Labor could cut at least a quarter of its workforce in a cost-savings push

Labor’s ruling national executive committee is to discuss plans for massive redundancies among employees, with at least 90 jobs at risk, as Keer Starrer Wants to fix the party’s shattered finances.

The Guardian understands that members of the NEC will receive the findings of a report entitled Organize to Win, which examined how to reorganize the party for future general elections.

Labor Secretary General David Evans hopes to get the planned cuts through the voluntary severance plan – but the 90 redundancies would amount to about a quarter Labour Staff.

A Labor insider said: “This is not an easy decision and we believe it will be a very difficult time for the employees and we will fully engage and consult with them and the trade unions as a whole.

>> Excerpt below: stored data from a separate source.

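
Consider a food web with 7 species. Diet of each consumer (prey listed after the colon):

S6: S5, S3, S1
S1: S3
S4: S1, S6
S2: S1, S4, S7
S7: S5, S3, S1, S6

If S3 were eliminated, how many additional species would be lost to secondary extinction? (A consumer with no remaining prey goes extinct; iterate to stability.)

1

Remove S3.
Round 1: S1 (all prey gone) → extinct.
No further losses. Total secondary extinctions: 1.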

He is reshaping his party’s operations in the direction of being fit for the general elections.

Labor’s finances have been hit hard over the past six years by contesting three general elections as well as a string of costly legal cases, and hopes of a membership boom thwarted after Starmer came to power.

The party paid a six-figure sum a year ago to settle a case brought by seven former employees and a veteran BBC journalist, admitting that it discredited them for their handling of antisemitism after a panorama investigation .

Labor’s most recent annual report showed that 367 employees were employed by the party as of 31 December 2019, just after that year’s general election, many of them at its South Side headquarters in Victoria.

There has already been some layoffs among community organizers – grassroots campaigners backed by Corbyn but regarded by skeptics as duplicate work done by existing local activists.

With several major departures yet to recruit a Chief of Staff and Permanent Director of Communications, Starmer is in the process of moving his team.

Also, while discussing redundancy plans in the meeting on Tuesday, NEC will also be asked to approve the proposals To ban four far-left factions from the party.

The groups are accused of undermining anti-Semitic sentiment or harboring expelled members for extreme views.

Labor’s biggest donor, the Unite trade union, attacked the plans on Monday, saying: “While working-class communities continue to bear the brunt of disease and employment concerns, greatly worsened by the pandemic’s conservative mismanagement, Labor Leaving the area instead of fighting against this government to fire on its members. “

The union said the acts of such “political machinery” “create a sense of despair among voters who see a party in perpetual war with itself”.

Starrer’s predecessor Jeremy Corbyn When the Committee on Parallels and Human Rights published its damaging report on the issue, he was suspended from sitting as a Labor MP, after appearing to downplay the scale of the problem of anti-Semitism.

The groups affected by the proposed ban are Racist and Labor Against the Witchhunt which claim that the anti-Semitic allegations were politically motivated; The Labor in Exile network, which explicitly welcomes expelled or suspended members; and Socialist Appeal, a group that describes itself as a Marxist voice of labor and youth.

Starmer has a majority support on the NEC, so plans are expected to be agreed upon. Anyone found to be a member of any of the four groups can automatically be expelled from the Labor Party.

The plan has also been strongly opposed by Momentum, a grassroots campaign group set up to support Corbyn’s leadership.

“We oppose crime by association,” Momentum said in a statement. “The Labor Party has always been home to a wide range of political traditions and we have a responsibility to work with one another to build support for socialist ideas and policies.”